I have to be careful about how much of this I say to you now. You too, are sensitive about leaving toddlerhood behind. And while I have not figured out what I have done to make you long to stay little, I am now conscious of it, and I am certain it will help.
I suppose that it could be that sometimes when you are standing in front of me explaining the way that a volcano erupts, my eyes fill with tears. Because like a movie, my mind quickly reverses through several chapters to see you, just learning to walk.
When you ask me what the matter is, I hug you and say “it is just that I love you so much, Owen”. And sensing that I need that moment, you hug me too. Momentarily stopping your thoughts and explanation to indulge your mom.

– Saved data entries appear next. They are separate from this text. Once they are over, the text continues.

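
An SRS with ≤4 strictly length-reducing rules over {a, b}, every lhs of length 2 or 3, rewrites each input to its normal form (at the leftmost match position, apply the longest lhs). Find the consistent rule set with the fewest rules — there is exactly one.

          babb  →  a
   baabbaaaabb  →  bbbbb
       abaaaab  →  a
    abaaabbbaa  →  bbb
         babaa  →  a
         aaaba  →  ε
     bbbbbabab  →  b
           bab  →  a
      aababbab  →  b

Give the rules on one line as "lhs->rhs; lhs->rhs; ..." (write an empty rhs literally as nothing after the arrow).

aa->; ab->a; bab->ab

  | babb => abb => ab => a
  | baabbaaaabb => bbbaaaabb => bbbaabb => bbbbb
  | abaaaab => aaaaab => aaab => ab => a
  | abaaabbbaa => aaaabbbaa => aabbbaa => bbbaa => bbb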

Which of course, makes me cry harder.
Or it may be that when you are waking up in the morning and you share your sweet and beautiful smile- while you snuggle right into me, you can sense my gratefulness for the tangible reminder of the first months of your life.
And when you look up and say “I love you so much, my mommy”, I swear it is only your arms around my neck that are keeping me on the ground.
Or when you and I have a date, and you take my hand so casually while you tell me about butterflies and icicles , maybe it is out loud that I pray for this gesture to always come so freely.
Even when you are grown up.
I suppose these unintentional betrayals of mine give you the idea that I want you to stay little forever. And of course, there is truth to that.
Part of me would give almost anything to always be able to pick you up in my arms and comfort you when you are hurt- whether it is your finger or your feelings.
To protect you and stop anyone who might intentionally hurt you.
To keep your comfort and safety in my control, and never have to worry about other drivers or choices that might cause you real pain.
To remind you to slow down, because when you do, you will figure things out just fine.
Sometimes I even let myself daydream that this is an option…
But more than all of those things, I want you to be happy. I want you to be confident and well adjusted and able to help others. I want you to be a good mate and friend and self assured and emotionally intelligent.
I want you to always be able to step outside of yourself and the situation, to see if the things around you make sense. Both for you, and those whom you surround yourself with.
And I know in order to do that I have to slowly let you grow up.
And if I really mean that I want you to be all of those things, I have to go further. I have to make sure that I encourage you, and give you the tools you need to become independent of me.
So that you no longer need me.
Though I hope that you will always want me.
And maybe this contradiction is every mothers biggest challenge; wanting their child to become a successful human being, but also wanting to keep their baby.
So today, as you turn four years old, I offer you this unshakeable knowledge:
I am your mother.
This means that I will always be your biggest fan, and will always take your side. Probably even if you are wrong.
You will always have a home to come to, no matter what you have done wrong, or right. Even if I disagree with it.
No matter how big you get, my arms will always be able to wrap you in them, and my shoulders will always be strong enough to bare your weight.
Nothing that you could ever do will change this, or cause me to do anything except love you as much as I do this very minute.
Happy Birthday to my most beautiful baby boy. Your entrance into my life four years ago, brought an unimaginable brightness to my world.
I will always thank God for that, and for you.